ESG : un nouveau terrain de différenciation pour le retail
Autre évolution majeure, l’intégration des enjeux environnementaux et sociétaux dans la perception de la valeur. Cette transformation est particulièrement visible, car elle touche directement aux produits et aux modes de consommation. Les consommateurs attendent des preuves concrètes : transparence, durabilité, seconde main, circuits courts. Ces éléments participent désormais pleinement à l’expérience et peuvent devenir des facteurs de différenciation. Mais ils complexifient l’équation économique. Car ces modèles impliquent souvent des coûts supplémentaires, dans un contexte où le prix reste un critère clé. Les enseignes doivent donc trouver un équilibre entre engagement et accessibilité, sans dégrader la valeur perçue.
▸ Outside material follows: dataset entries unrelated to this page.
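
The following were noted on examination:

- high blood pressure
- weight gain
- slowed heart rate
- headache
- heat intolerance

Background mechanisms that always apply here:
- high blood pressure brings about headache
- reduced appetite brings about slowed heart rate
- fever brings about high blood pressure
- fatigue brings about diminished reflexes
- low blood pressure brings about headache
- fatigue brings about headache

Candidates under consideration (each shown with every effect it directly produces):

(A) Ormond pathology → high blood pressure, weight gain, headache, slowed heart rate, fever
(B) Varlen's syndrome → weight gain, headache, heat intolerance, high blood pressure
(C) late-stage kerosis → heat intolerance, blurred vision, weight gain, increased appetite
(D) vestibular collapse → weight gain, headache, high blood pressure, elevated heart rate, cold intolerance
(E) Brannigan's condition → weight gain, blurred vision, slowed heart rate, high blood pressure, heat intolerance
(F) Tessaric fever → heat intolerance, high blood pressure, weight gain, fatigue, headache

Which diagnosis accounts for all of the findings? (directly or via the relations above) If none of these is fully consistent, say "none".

Per-candidate check:
(A) Ormond pathology — high blood pressure yes; weight gain yes; slowed heart rate yes; headache yes; heat intolerance NO
(B) Varlen's syndrome — high blood pressure yes; weight gain yes; slowed heart rate NO; headache yes; heat intolerance yes
(C) late-stage kerosis — high blood pressure NO; weight gain yes; slowed heart rate NO; headache NO; heat intolerance yes
(D) vestibular collapse — high blood pressure yes; weight gain yes; slowed heart rate NO; headache yes; heat intolerance NO
(E) Brannigan's condition — accounts for every observation (headache via high blood pressure → headache)
(F) Tessaric fever — does not account for slowed heart rate
(E) is the only candidate with no mismatches.

E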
Le classement 2026 confirme que le retail reste l’un des secteurs les plus performants en matière d’expérience client. Mais cette position est de plus en plus fragile. Les standards s’élèvent, les attentes se complexifient et la concurrence s’intensifie, y compris entre secteurs. Les enseignes ne peuvent plus se contenter d’optimiser leurs parcours. Elles doivent repenser leur proposition de valeur dans son ensemble. Créer de la valeur pour le client, maintenir la rentabilité et intégrer les enjeux sociétaux : ces trois dimensions doivent désormais être alignées.
L’expérience client, telle qu’elle a été pensée ces dernières années, arrive à maturité. Les fondamentaux sont désormais maîtrisés par la majorité des acteurs. La différenciation se joue ailleurs. Ce qui fait la différence aujourd’hui, c’est la capacité à rendre la valeur tangible, immédiate et crédible. Les enseignes qui réussiront ne seront pas celles qui promettent la meilleure expérience, mais celles qui sauront démontrer, à chaque interaction, ce qu’elles apportent réellement au client. Et dans ce nouveau terrain de jeu, aucune position n’est définitivement acquise.
Méthodologie :
Cette analyse repose sur l’édition 2025-2026 du baromètre Customer Experience Excellence de KPMG. L’étude s’appuie sur plus de 7 000 consommateurs interrogés en France, qui ont évalué plusieurs centaines de marques à travers différents secteurs, selon des critères clés de l’expérience client.